Foster and adoptive parents have their own stories about life-long connections.  Some former children in care of a foster parent will connect with them again years later - including some who are now parents themselves.

 

"It's amazing, the kids who were their foster kids and are now adults who keep in touch with them and seek their advice," Ms. Doherty said. "It is very endearing. Relationships matter. We can have systems. But what really makes it all work is relationships."

 

CAFAF also strengthens Connecticut's foster care system by building relationships through the "Buddy" program that offers 30 to 40 experienced foster/adoptive parents to serve as mentors for newly-licensed parents. The mentors are assigned to the new families for six months, which can be extended, and the "buddies" check in with them once a week to see how things are going and if they need any assistance, advise or just understanding.

 

This is CAFAF's 25th Anniversary of providing such support, and, like everyone and everything else, the celebration of this landmark is being altered by COVID-19. Its annual conference, normally celebrated in May to coincide with National Foster Care Month, is being postponed until October.

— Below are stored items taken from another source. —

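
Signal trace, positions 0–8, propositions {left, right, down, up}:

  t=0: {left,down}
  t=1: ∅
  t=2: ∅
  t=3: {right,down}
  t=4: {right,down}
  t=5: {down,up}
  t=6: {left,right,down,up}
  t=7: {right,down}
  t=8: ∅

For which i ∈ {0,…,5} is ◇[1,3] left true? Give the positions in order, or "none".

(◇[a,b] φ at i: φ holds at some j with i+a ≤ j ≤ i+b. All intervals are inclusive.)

3, 4, 5

Evaluate at each i in [0,5]:
  i=0: ✗ (none in [1,3])
  i=1: ✗ (none in [2,4])
  i=2: ✗ (none in [3,5])
  i=3: ✓ (witness j=6)
  i=4: ✓ (witness j=6)
  i=5: ✓ (witness j=6)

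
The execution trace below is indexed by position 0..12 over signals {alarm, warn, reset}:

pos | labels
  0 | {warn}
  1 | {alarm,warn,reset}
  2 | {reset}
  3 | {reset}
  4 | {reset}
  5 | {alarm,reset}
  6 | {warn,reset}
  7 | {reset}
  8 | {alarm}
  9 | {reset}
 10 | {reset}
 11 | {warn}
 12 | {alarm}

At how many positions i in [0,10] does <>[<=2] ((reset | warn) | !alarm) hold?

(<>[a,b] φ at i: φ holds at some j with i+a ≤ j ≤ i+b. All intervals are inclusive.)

11

Evaluate at each i in [0,10]:
  i=0: ✓ (witness j=0)
  i=1: ✓ (witness j=1)
  i=2: ✓ (witness j=2)
  i=3: ✓ (witness j=3)
  i=4: ✓ (witness j=4)
  i=5: ✓ (witness j=5)
  i=6: ✓ (witness j=6)
  i=7: ✓ (witness j=7)
  i=8: ✓ (witness j=9)
  i=9: ✓ (witness j=9)
  i=10: ✓ (witness j=10)
Positions where it holds: {0, 1, 2, 3, 4, 5, 6, 7, 8, 9, 10} → 11.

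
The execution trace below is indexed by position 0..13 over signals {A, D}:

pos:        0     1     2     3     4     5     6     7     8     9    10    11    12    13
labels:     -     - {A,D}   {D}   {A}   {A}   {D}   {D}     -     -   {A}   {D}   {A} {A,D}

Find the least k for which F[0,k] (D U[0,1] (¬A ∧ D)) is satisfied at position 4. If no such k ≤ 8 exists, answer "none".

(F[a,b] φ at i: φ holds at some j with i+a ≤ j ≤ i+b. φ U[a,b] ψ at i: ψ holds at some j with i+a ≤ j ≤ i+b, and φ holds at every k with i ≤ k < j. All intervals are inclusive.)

Scan j = 4,5,… for (D U[0,1] (¬A ∧ D)):
  j=4: fails
  j=5: fails
  j=6: holds
First hit at j=6, so smallest k = 6-4 = 2.

2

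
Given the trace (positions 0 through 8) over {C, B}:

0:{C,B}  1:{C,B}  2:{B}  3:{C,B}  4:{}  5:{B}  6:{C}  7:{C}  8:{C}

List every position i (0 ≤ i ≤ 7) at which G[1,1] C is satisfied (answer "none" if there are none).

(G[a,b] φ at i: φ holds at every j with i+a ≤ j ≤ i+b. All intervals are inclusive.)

0, 2, 5, 6, 7

Evaluate at each i in [0,7]:
  i=0: ✓ (all of [1,1])
  i=1: ✗ (fails at j=2)
  i=2: ✓ (all of [3,3])
  i=3: ✗ (fails at j=4)
  i=4: ✗ (fails at j=5)
  i=5: ✓ (all of [6,6])
  i=6: ✓ (all of [7,7])
  i=7: ✓ (all of [8,8])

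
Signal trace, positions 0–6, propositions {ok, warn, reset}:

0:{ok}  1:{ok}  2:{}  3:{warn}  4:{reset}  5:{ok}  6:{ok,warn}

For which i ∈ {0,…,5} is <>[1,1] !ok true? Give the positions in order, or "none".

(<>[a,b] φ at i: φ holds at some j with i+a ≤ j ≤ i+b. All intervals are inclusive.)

1, 2, 3

Evaluate at each i in [0,5]:
  i=0: ✗ (none in [1,1])
  i=1: ✓ (witness j=2)
  i=2: ✓ (witness j=3)
  i=3: ✓ (witness j=4)
  i=4: ✗ (none in [5,5])
  i=5: ✗ (none in [6,6])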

CAFAF is celebrating the anniversary by posting stories about foster and adoptive families on its website, and it also launched a new logo commemorating 25 years of service.

 

CAFAF keeps its focus not on itself, however, but on the families it serves. It is not easy to find new families, and CAFAF wants the public to know that there is no requirement that foster/adoptive parents be married.

 

Especially because it is not easy to recruit new families, Ms. Doherty said existing foster/adoptive families should be treated like precious gold.

 

"These are wonderful people who say 'I want to take care of kids and make sure they are safe so that relatively soon this little kid can go back to be with mom or dad or both of them,'"  she said. "You will always need families who can tell kids that they can be in our home and you will be safe."